Potency comparisons between AMOXAPINE and ANEXSIA 7.5/325 depend on the specific clinical indication. These are agents from distinct pharmacological classes and are not directly interchangeable by dose. A physician or clinical pharmacist should guide any therapeutic switching decisions.

3. What is the standard dosing for AMOXAPINE vs ANEXSIA 7.5/325?

The standard adult dose of AMOXAPINE is: 200-300 mg/day orally in divided doses, initially 50 mg three times daily; maximum 400 mg/day. The standard adult dose of ANEXSIA 7.5/325 is: 1 tablet (hydrocodone 7.5 mg / acetaminophen 325 mg) orally every 4 to 6 hours as needed for pain; maximum 6 tablets per day (hydrocodone 45 mg / acetaminophen 1950 mg).. Dosing should always be individualized based on indication, renal and hepatic function, age, and other patient factors.

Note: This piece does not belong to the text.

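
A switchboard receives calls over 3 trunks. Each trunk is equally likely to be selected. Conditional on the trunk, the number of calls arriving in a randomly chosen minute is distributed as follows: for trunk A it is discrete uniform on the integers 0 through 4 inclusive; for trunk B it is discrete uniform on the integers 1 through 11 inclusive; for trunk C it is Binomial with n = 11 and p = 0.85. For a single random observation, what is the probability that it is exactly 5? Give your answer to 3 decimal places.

Conditional on each trunk, P(X = 5): A: 0; B: 0.0909091; C: 0.00233499.
By total probability, P(X = 5) = 0.333333·0 + 0.333333·0.0909091 + 0.333333·0.00233499 = 0.0310814.

0.031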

4. Can you take AMOXAPINE and ANEXSIA 7.5/325 together?

No direct drug-drug interaction has been formally documented between AMOXAPINE and ANEXSIA 7.5/325 in current clinical databases. However, individual patient risk factors including other medications, organ function, and comorbidities should always be evaluated by a qualified healthcare provider.

5. Are AMOXAPINE and ANEXSIA 7.5/325 safe during pregnancy?

The maternal-fetal safety profiles differ. AMOXAPINE is classified as Category C. First trimester: Limited data; risk of neural tube defects? Second trimester: No specific associations. Third trimester: Risk of neonatal withdrawal (irritability, feeding difficul. ANEXSIA 7.5/325 is classified as Category C. FDA Category C (hydrocodone) and Category D (acetaminophen) in third trimester. First trimester: Acetaminophen associated with rare gastroschisis; hydrocodone risk of neural tube d. Always consult a maternal-fetal medicine specialist before taking either drug during pregnancy or lactation.